As such, psychiatrists are probably the doctors it’d be most beneficial to talk to, if you have a problem that is potentially psychologically rooted. A regular GP, who never touched any of that specialty while getting their degree, will be able to recognize organic diseases, but won’t necessarily recognize psychiatric syndromes, and so will be very likely to mis-diagnose a purely-psychiatric syndrome as an organic disease.

> Psychology is a science. People may argue whether it is a hard science, but it’s doing all the science things.

True, when I say 'science' I mean 'hard science'. Every theory is basically an arbitrary statistical model trained on extremely noisy signals. Generally, it can't carry out controlled experiments or predict new phenomena.

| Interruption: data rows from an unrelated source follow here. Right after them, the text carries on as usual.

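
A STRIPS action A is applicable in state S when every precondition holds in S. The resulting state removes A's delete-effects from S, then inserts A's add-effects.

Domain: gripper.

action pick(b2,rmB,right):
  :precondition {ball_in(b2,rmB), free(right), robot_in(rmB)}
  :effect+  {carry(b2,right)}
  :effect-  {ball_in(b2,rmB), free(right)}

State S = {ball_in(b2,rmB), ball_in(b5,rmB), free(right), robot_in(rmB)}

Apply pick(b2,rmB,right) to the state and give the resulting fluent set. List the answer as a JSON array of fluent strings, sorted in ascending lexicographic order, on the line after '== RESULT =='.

Progress:
  pre ⊆ S: {ball_in(b2,rmB), free(right), robot_in(rmB)} ⊆ S  — applicable
  S \ del = {ball_in(b5,rmB), robot_in(rmB)}
  ∪ add   = {ball_in(b5,rmB), carry(b2,right), robot_in(rmB)}

== RESULT ==
["ball_in(b5,rmB)", "carry(b2,right)", "robot_in(rmB)"]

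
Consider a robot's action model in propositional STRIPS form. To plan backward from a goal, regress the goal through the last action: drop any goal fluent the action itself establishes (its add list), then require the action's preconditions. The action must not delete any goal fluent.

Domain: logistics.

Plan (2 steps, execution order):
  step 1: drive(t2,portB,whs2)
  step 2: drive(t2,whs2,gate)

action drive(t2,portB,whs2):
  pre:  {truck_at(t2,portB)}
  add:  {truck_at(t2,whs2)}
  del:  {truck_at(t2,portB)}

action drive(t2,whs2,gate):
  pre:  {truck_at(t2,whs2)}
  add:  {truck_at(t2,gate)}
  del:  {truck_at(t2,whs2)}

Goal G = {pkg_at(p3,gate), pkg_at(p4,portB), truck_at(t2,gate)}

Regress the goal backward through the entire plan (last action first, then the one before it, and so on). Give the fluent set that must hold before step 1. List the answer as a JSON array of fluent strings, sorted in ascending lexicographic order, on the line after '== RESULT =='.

Regress step by step:
  through step 2 (drive(t2,whs2,gate)): drop {truck_at(t2,gate)}, keep {pkg_at(p3,gate), pkg_at(p4,portB)}, require {truck_at(t2,whs2)}
    → {pkg_at(p3,gate), pkg_at(p4,portB), truck_at(t2,whs2)}
  through step 1 (drive(t2,portB,whs2)): drop {truck_at(t2,whs2)}, keep {pkg_at(p3,gate), pkg_at(p4,portB)}, require {truck_at(t2,portB)}
    → {pkg_at(p3,gate), pkg_at(p4,portB), truck_at(t2,portB)}

== RESULT ==
["pkg_at(p3,gate)", "pkg_at(p4,portB)", "truck_at(t2,portB)"]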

> What is the difference between an RCT on how a drug affects cancer (given some formal rating scale for cancer), vs. an RCT on how a drug affects ability to concentrate (given some formal rating scale for ability-to-concentrate)? The former is considered medical research. The latter is considered psychological research.

You can measure the size of the cancer in a fairly direct and objective way. To measure ability to concentrate you need to have a statistical model that interprets a very noisy signal.

> Also, I don’t want people to drill holes in my skull. Most people don’t. It is, in fact, considered unethical by most medical boards to drill holes in a patient’s skull, if what you’re treating for would not be worse than a hole in the skull.

It was a joke about lobotomies...

> “Psychology” is to “neuroscience” as “ML” is to “Computer Science”

It's more like what 'astrology' is to 'astronomy'.